Ce 15 juin, journée mondiale de lutte contre la maltraitance des personnes âgées, est l'occasion de faire le point sur l'année particulière passée avec le Centre Départemental d’Ecoute de Prévention des Maltraitances des Personnes Agées. Avec un constat : des signalements en constante hausse.
Connaissez-vous le 3977 ?
Pas sûr. Car peu de personnes connaissent ce numéro d'appel et la raison pour laquelle vous seriez amené à le composer est encore délicate à aborder.
Le 3977 est le numéro national dédié à lutter contre les maltraitances envers les personnes âgées et les adultes en situation de handicap. Mis en place en 2008, ce numéro est accessible du lundi au vendredi de 9 h à 19 h et le samedi et dimanche de 9 h à 13 h et de 14 h à 19 h. Au bout du fil, des écoutants spécialisés de la Fédération 3977, qui recueillent les signalements de particuliers comme de professionnels, sur des situations de maltraitance ou de risque de maltraitance.
Le dispositif national est complété par un réseau de proximité offrant un suivi individualisé aux appelants qui sont alors en contact avec des spécialistes qui cherchent des solutions pour résoudre des situations très diverses.
Une situation sanitaire révélatrice de situations de maltraitance
En cette journée mondiale de lutte contre la maltraitance des personnes âgées, la fédération 3977 relève tout d'abord que les chiffres de signalements ont augmenté en 2020, + 6 % au niveau national par rapport à 2019. Ainsi, 5401 dossiers ont été ouverts, relevant de "situations préoccupantes ou d'accompagnement".
Une hausse flagrante relevée de manière encore plus forte par le centre Alma 22 dans les Côtes d'Armor, l'un des 54 centres départementaux qui traitent les signalements qui arrivent au 3977. En 2020, le nombre de contacts téléphoniques a ainsi augmenté de 38 % avec 466 appels, soit 128 de plus qu'en 2019. Le nombre de dossiers ouverts a progressé de 26 % avec 65 dossiers en 2020.

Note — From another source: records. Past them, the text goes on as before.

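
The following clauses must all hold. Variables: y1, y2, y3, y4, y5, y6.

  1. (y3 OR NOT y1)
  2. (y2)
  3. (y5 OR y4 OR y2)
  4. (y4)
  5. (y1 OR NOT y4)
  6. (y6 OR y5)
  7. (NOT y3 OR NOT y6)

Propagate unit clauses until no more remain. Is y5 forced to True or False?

(y2) is a unit clause: y2 = True.
(y4) is a unit clause: y4 = True.
In (y1 OR NOT y4), NOT y4 is now false; y1 must hold, so y1 = True.
(y3 OR NOT y1): since y1 = True, the clause reduces to (y3). y3 = True.
In (NOT y3 OR NOT y6), NOT y3 is now false; NOT y6 must hold, so y6 = False.
(y5 OR y6) with y6 = False leaves only y5, so y5 = True.

True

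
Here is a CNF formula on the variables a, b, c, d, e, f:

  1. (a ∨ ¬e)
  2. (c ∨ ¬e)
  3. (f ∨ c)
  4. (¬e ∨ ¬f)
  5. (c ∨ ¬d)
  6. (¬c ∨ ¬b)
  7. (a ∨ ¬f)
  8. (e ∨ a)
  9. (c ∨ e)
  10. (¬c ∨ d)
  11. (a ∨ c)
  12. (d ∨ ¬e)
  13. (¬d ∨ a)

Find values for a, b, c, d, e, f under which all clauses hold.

Pure literal: a appears only positively; assign a = True.
b occurs only negated in the remaining clauses — set b = False.
Branch on c: take c = True.
  then d is forced to True.
Branch on e: take e = False.
f is now unconstrained; take f = False.
Check each clause:
  1. (a ∨ ¬e) — a is true.
  2. (c ∨ ¬e) — c is true.
  3. (f ∨ c) — c is true.
  4. (¬f ∨ ¬e) — ¬f is true.
  5. (c ∨ ¬d) — c is true.
  6. (¬c ∨ ¬b) — ¬b is true.
  7. (a ∨ ¬f) — a is true.
  8. (a ∨ e) — a is true.
  9. (c ∨ e) — c is true.
  10. (¬c ∨ d) — d is true.
  11. (a ∨ c) — a is true.
  12. (¬e ∨ d) — ¬e is true.
  13. (a ∨ ¬d) — a is true.

a = T  b = F  c = T  d = T  e = F  f = F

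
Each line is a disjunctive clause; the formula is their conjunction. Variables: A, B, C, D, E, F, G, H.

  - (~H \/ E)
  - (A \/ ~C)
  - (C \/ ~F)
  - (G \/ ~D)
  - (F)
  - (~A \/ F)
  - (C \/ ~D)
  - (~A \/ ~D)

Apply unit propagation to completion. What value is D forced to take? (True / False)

False

(F) stands alone — F = True.
(~F \/ C): since F = True, the clause reduces to (C). C = True.
(A \/ ~C): since C = True, the clause reduces to (A). A = True.
(~D \/ ~A): since A = True, the clause reduces to (~D). D = False.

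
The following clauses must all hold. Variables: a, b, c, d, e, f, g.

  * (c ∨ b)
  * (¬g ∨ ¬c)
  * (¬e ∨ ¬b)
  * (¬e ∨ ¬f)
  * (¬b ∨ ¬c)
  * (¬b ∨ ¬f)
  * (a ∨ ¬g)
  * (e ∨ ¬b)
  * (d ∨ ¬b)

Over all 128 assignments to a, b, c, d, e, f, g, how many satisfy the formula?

12

Split on b, then c.
  b=1, c=1: a clause becomes empty — 0.
  b=1, c=0: a clause becomes empty — 0.
  b=0, c=1: a, d free; 3 ways for (e,f,g) × 2^2 = 12.
  b=0, c=0: a clause becomes empty — 0.
Total: 0 + 0 + 12 + 0 = 12.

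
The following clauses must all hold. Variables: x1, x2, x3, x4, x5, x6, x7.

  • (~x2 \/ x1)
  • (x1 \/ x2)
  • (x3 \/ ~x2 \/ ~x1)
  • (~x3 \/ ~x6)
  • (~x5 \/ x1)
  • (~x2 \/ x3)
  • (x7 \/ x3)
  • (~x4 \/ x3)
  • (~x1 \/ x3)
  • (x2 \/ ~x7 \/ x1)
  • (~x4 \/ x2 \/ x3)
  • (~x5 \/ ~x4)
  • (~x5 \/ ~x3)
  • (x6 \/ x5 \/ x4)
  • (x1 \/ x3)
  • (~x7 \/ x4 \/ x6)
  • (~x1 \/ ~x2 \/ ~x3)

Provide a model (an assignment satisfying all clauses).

x1 = True, x2 = False, x3 = True, x4 = True, x5 = False, x6 = False, x7 = False

Set x1 = True and propagate.
  then x3 is forced to True.
  then x6 is forced to False.
  then x5 is forced to False.
  then x4 is forced to True.
  then x2 is forced to False.
x7 is now unconstrained; take x7 = False.
Every clause has at least one true literal under this assignment.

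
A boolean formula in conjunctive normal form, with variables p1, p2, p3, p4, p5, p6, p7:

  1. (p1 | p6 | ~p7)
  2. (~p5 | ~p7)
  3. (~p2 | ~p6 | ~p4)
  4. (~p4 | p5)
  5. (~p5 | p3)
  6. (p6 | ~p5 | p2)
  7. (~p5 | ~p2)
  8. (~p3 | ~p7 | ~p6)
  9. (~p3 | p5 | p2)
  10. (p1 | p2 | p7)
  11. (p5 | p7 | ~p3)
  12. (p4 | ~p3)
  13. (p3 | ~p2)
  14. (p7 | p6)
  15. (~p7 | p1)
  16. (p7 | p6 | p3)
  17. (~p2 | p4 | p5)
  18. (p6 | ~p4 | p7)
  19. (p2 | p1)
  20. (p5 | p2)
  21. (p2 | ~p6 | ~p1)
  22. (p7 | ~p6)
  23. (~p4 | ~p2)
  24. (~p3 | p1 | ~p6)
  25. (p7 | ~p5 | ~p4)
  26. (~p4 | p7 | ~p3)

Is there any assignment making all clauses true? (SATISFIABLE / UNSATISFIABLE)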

Mais pour Anne-Marie Berthaut, présidente d'Alma 22, ces chiffres ne sont pas obligatoirement synonymes d'actes de maltraitance en augmentation. Selon elle, la crise sanitaire aurait surtout été un effet révélateur et accélérateur de faits de maltraitance tant à domicile qu'en établissement d'hébergement, avec "plus de maltraitance psychologique dans laquelle la sphère familiale qui est mis plus en exergue dans ce type de maltraitance". "Il y a eu une injonction contradictoire entre des valeurs, celles du tout sanitaire et de protections de tous qui ont été confrontées à deux situations de valeurs qui sont celle de la liberté de se déplacer et la liberté de recevoir sa famille et ses amis dans les établissements spécialisés" ajoute la spécialiste.
De manière générale, les statistiques, interrogations, et commentaires montrent une évolution de la conscience dans le cadre des situations de maltraitances des personnes en situation de vulnérabilité, que ce soit pour les personnes âgées ou en situation de handicap. Une prise de conscience au même titre que celle qui se développe autour des violences conjugales.
Ce mardi, parmi les appels reçus à la permanence d'Alma 22, celui d'une femme. Elle raconte l'histoire de sa grand-mère, laquelle s'est plaint à plusieurs reprises de douleurs au genou, douleurs minimisées par les membres de son Ehpad, jusqu'à ce qu'une autre infirmière décide de l'envoyer aux urgences. A l'hôpital, les soignants lui trouveront une fêlure, sans doute provoquée par une chute.
Une maltraitance venant des proches avant tout
Le constat réalisé par Anne-Marie Berthaut depuis des années est sans appel : le plus souvent, ce sont des histoires familiales qui amènent à la maltraitance. "Globalement, la maltraitance se situe à domicile, globalement elle est psychologique et globalement, ce sont des membres de la famille qui sont maltraitants" explique-t-elle.
La maltraitance est un fléau dont on parle plus, qui est sous estimé au regard de l'ampleur qu'il revêt.
À l'issue des appels réceptionnés par les sept écoutants d'Alma 22, certaines situations sont soumises à une commission de conseillers référents. Ces derniers décident alors des suites à donner, que ce soit de la simple médiation familiale confiée dans ce cas à des associations spécialisées, ou alors des saisines d'associations de type d'alternative judiciaire ou des conciliateurs de justice. "Chaque situation est du sur-mesure" tient à préciser Anne-Marie Berthaut.
Au niveau national, en 2020, ce sont près de 29 000 échanges d'informations qui ont été mis en œuvre dans le cadre des suivis de dossiers, pour essayer de résoudre ces situations de maltraitance faites aux personnes âgées.